I truly can't see how this game gives Sikhs a bad image. It does, however, afford people from all over the world a chance to learn a little about the Sikhs. It is commonly believed that in response to protestation from various Sikh organizations this game was taken off the shelves. However, my information is that the game went off the shelves for a few days and then reappeared and is back on the shelves now. Furthermore, Eidos, the company that manufactures the game, hasn't stopped production of this game for PlayStation 2. Nor has it removed any of the Sikh images from the game. The only permanent action Eidos seems to have taken is to remove anything relating to Sikhs from their Web sites. Eidos might also be incorporating changes to future versions of the game for a different game console called GameCube.

As far as I can tell, this is a lovely game with information about many different cultures and languages. It makes me proud to see Sikhs included. Most importantly, it's just a game and people play these games just to add a little fun to their lives. It's terrible that most Sikhs supported the movement to get the game off the shelves without firsthand knowledge of its contents. I can only hope that if Sikhs face a similar situation again in the future, they take the time to determine the facts before taking action. My fear is that after the ugly response to Hitman 2 from the Sikh community our next opportunity might not be for a while.
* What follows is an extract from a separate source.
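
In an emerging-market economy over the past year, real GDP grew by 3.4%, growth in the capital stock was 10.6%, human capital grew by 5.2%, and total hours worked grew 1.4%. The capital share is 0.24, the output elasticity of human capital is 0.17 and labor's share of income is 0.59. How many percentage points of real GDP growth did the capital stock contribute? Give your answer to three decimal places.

2.544

Contribution = share × growth = 0.24 × 10.6 = 2.544 pp.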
Finally, the game's critics need to realize a few important things. One, it would have been better if they had actually bothered to play the game and not just gone by what they heard. Two, this is a game, not a documentary about Sikh history. Three, I have played the game and there is no 'Golden Temple' in it. Further, there is no 'simulation of the 1984 attack,' or anything related, in the game.